Governo estadual ausente

O diretor técnico do Hospital da Vida, Luiz Arruda Lemes, o governo do Estado tem manifestado pouca vontade em resolver o problema da falta de gestão.

“Veja o que está ocorrendo aqui”, diz ele. “O Estado não está ignorando isso, porque nós temos comunicado com muita frequência, os administradores aqui do Hospital da Vida tem procurado o governo do Estado, a Secretaria de Estado da Saúde, e me parece que não há tão boa vontade de resolver o problema daqui”, garante ele.

Para o médico, todo o SUS no MS tem distorções, com valores pagos para determinados hospitais, mais que falta em outros.

“Tem um dado interessante com relação aos recursos do Estado para os hospitais: nós temos notícias que o Hospital Regional, em Campo Grande, recebe uma verba do governo que gira em torno de R$ 12 milhões/mês. Se nós recebêssemos essa verba por ano, nosso problema estaria resolvido, mas não, é só R$ 850 mil, R$ 1.200 milhão. Há distorções, de fazer ou não fazer as coisas”, conclui Arruda.
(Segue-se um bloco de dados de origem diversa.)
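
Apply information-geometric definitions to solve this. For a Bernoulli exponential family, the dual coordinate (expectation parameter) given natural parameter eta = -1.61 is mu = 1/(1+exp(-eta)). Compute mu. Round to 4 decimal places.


Dual coordinate (expectation parameter) for Bernoulli:
mu = 1/(1+exp(-eta)).
eta = -1.61.
exp(-eta) = exp(1.61) = 5.002811.
mu = 1/(1+5.002811) = 0.1666

0.1666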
Nota da Secretaria de Saúde

A pedido da reportagem, que em e-mail enviou todos os pontos abordados na reportagem para a assessoria da prefeitura de Dourados, a Secretaria Municipal de Saúde enviou a nota abaixo, genérica.

“A Secretaria de Saúde de Dourados mantém conversas com o governo do Estado e com o Ministério da Saúde na tentativa de aumentar o aporte de recursos destinados ao município para atendimento do SUS. Os entendimentos com o Hospital Evangélico, que gerencia o Hospital da Vida, também continuam em andamento, visando melhorar e ampliar os serviços prestados à população.

Dourados é referência em saúde pública para uma região com pelo menos 800 mil habitantes e a prefeitura, em conjunto com o governo do Estado, tem buscado solução para os problemas de atendimento hospitalar, que são de conhecimento de todos”.